Many more will follow in Indiana, including sooner than later FanDuel Sportsbook, Caesars Sportsbook, probably FOX Bet at some point, and new faces including the exchange wagering platform Smarkets, through a partnership with the Rising Star Casino Resort. 

But Shea said the scope and strength of competition will not change DraftKings’ approach.

“The goal in any and every state will be to offer a complete sportsbook, focus on creating a fast, reliable app and a great user experience,” said Shea, a veteran of several Nevada casinos and sportsbooks. “We view competition as healthy and ultimately good for the consumer, so we welcome it. The depth and size of competition will vary state by state, but our approach and goals will remain the same.”

One benefit for all Indiana sportsbooks, brick-and-mortar and online, is the sluggishness of surrounding states, one of which has legalized sports wagering (Illinois) but is stuck in the mud. Also, each of its other three bordering states — Michigan, Ohio, and Kentucky — have had substantial conversation about legalization but have yet to coalesce around a bill or reach the finish line. (Michigan did have an enabling law pass last December, only to see it vetoed by the former governor).

Lawmakers in other states have taken notice.

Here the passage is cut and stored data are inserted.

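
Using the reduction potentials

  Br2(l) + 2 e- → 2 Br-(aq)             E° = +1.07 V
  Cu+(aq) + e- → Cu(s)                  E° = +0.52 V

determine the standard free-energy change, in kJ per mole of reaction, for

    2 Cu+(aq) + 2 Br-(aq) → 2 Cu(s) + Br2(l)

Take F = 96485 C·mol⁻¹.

In the reaction as written Cu+(aq) is reduced, so the Cu⁺/Cu couple is the cathode and Br₂/Br⁻ is the anode.
E°cell = +0.52 − (+1.07) = −0.55 V; balancing electrons gives n = 2.
ΔG° = −nFE°cell = −(2)(96485)(−0.55) J/mol = +106 kJ/mol.

+106 kJ/mol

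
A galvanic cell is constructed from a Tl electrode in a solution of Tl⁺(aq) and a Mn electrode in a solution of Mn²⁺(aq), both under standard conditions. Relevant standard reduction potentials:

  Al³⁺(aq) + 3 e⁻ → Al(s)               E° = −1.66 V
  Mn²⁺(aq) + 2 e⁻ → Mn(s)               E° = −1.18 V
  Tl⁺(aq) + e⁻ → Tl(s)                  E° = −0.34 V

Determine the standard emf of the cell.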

“Casinos are moving forward because they know it’s going to come to fruition at some point,” Michigan Rep. Brandt Iden told the Detroit Free Press in September. “If we don’t do this, we will continue to lose consumers to other states, just like you lost me to Indiana last weekend,” referencing his trip to a casino one mile over the Michigan border into Indiana to place three football bets.

“I anticipate we’ll see the same sort of thing [in Indiana] — people visiting from across state borders, whether it’s at a rest stop to log-in online and back home or to visit a physical sportsbook. People just want the opportunity to bet legally,” Shea said. “I think Indiana has taken the right approach with its enabling law and regulations, creating a robust and consumer-friendly market where people can access sportsbooks the way they’ve already been doing it — on their phones — and also have the convenience of signing up remotely. 

“Some neighboring states such as Ohio are moving in the direction of legalization and I think the reception for legal sports betting in Indiana, from Indianians and residents of the others states, may spur them to get moving as well.”

Local flavors and players

As in other states, DraftKings has appealed to local sports fans with certain odds boosts, pricing and proposition wagers.

“For example, last week when the Colts upset the Chiefs in Kansas City, we put the odds at 10/1 for a straight up win when elsewhere the moneyline was actually around 4.5/1,” Shea explained. “A lot of people took advantage of that one and made out nicely. So there will be similar promotions of that kind focusing on home teams and big games, and we’ll be creative.”

DraftKings’ licensing partner in Indiana is the Ameristar Casino in East Chicago, located less than 10 miles from Illinois and of course southeast of Chicago, as the name implies. 

Right now the physical sportsbook at the Ameristar is a nondescript, unbranded space dubbed “Sportsbook,” with the betting menu and systems technology powered by the supplier Kambi, which is also a DraftKings partner. Asked whether the book would become a DraftKings-branded sportsbook, like the one in Atlantic City, New Jersey, Shea said it hadn’t been sorted out and declined to speculate. 

The Ameristar in September saw $5.4 mm handle, second only to the nearly $9 mm handled by Horseshoe Hammond, which is located less than a five-minute drive from the Illinois border.

Regardless of the banner hung in East Chicago, the opportunity for DraftKings to serve bettors throughout Indiana, and the country as a whole, is vast, as more and more legal states light up.

“It’s a moment I’ve been waiting for my whole career,” Shea said. “It’s incredible.”